Questi progetti sono duraturi, esperienziali e dialogici, per questo motivo mi sento di affermare che l’estetica tradizionale basata sulla contemplazione degli oggetti e sull’analisi delle rappresentazione, non è in grado di spiegare adeguatamente ciò che riguarda un’estetica della co-creazione.
Con questo intervento proveremo a vedere come progetti simili, nell’ambito della pubblicità e dell’arte, abbiano differenti percorsi argomentativi. Allo stesso tempo proveremo a capire se questi processi, anche grazie all’uso dei social media, sono in grado di fondare nuovi “luoghi specifici della visione” e “luoghi specifici della multimodalità”, che possano mostrare la realtà da diverse prospettive.

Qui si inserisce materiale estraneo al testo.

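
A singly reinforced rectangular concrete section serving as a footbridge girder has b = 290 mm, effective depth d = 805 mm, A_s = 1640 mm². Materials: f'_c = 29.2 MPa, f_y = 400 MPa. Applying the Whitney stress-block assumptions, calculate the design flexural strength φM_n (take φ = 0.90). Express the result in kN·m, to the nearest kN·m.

φM_n ≈ 448 kN·m

T = A_s f_y = 1640 × 400 = 656000 N = 656 kN.
From C = T: a = T/(0.85 f'_c b) = 656000/(0.85 × 29.2 × 290) = 91.14 mm.
M_n = T(d − a/2) = 656 kN × (805 − 45.57) mm = 498.19 kN·m.
φM_n = 0.90 × 498.19 = 448.37 kN·m.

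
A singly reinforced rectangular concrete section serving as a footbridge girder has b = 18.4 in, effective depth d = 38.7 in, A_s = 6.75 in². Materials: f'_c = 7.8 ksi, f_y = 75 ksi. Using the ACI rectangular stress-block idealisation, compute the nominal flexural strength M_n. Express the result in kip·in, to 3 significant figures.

M_n ≈ 18500 kip·in

T = A_s f_y = 6.75 × 75 = 506.25 kips.
a = T/(0.85 f'_c b) = 506.25/(0.85 × 7.8 × 18.4) = 4.150 in.
M_n = T(d − a/2) = 506.25 × (38.7 − 2.075) = 18541.4 kip·in.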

Focalizzeremo l’attenzione anche sulla nozione di Persona versus “Personas”, il nuovo interlocutore dei moderni contenuti del marketing, che abbandona il concetto di “target” in favore di un nuovo interlocutore, più umano per quanto sempre fittizio, più vicino alla nozione di spettatore che a quella di cliente.
MURANO LAB: UN FUTURO PER LA LAGUNA DI VENEZIA
Tiberio Scozzafava-Jaeger, pianificatore territoriale
Murano Lab è un laboratorio per sperimentare progetti multidisciplinari all’insegna della sostenibilità. Si regge su cinque pilastri che sono Economia, Cultura, Ambiente, Sociale ed Energia. Lo scopo è creare un archetipo per risolvere le sfide del mondo moderno, con l’isola come delimitato terreno fertile per testare sul campo possibili soluzioni, che sappiano coniugare tecnologia ed ecologia, sviluppo e tradizione.
Murano Lab punta a ristabilire e mantenere l’equilibrio dell’ambiente lagunare nel rispetto della sua eccezionale doppia qualità di patrimonio UNESCO dell’umanità culturale e naturale. Con uno strumento urbanistico funzionale e contratti di investimento, vuole ricreare un habitat che consenta il ripopolamento dell’isola tramite la creazione di nuovi posti di lavoro, l’offerta di maggiori servizi ai residenti e lo sviluppo di innovazioni a tutto campo che migliorino la qualità della vita.
Murano Lab nasce come associazione e mira alla creazione di una fondazione.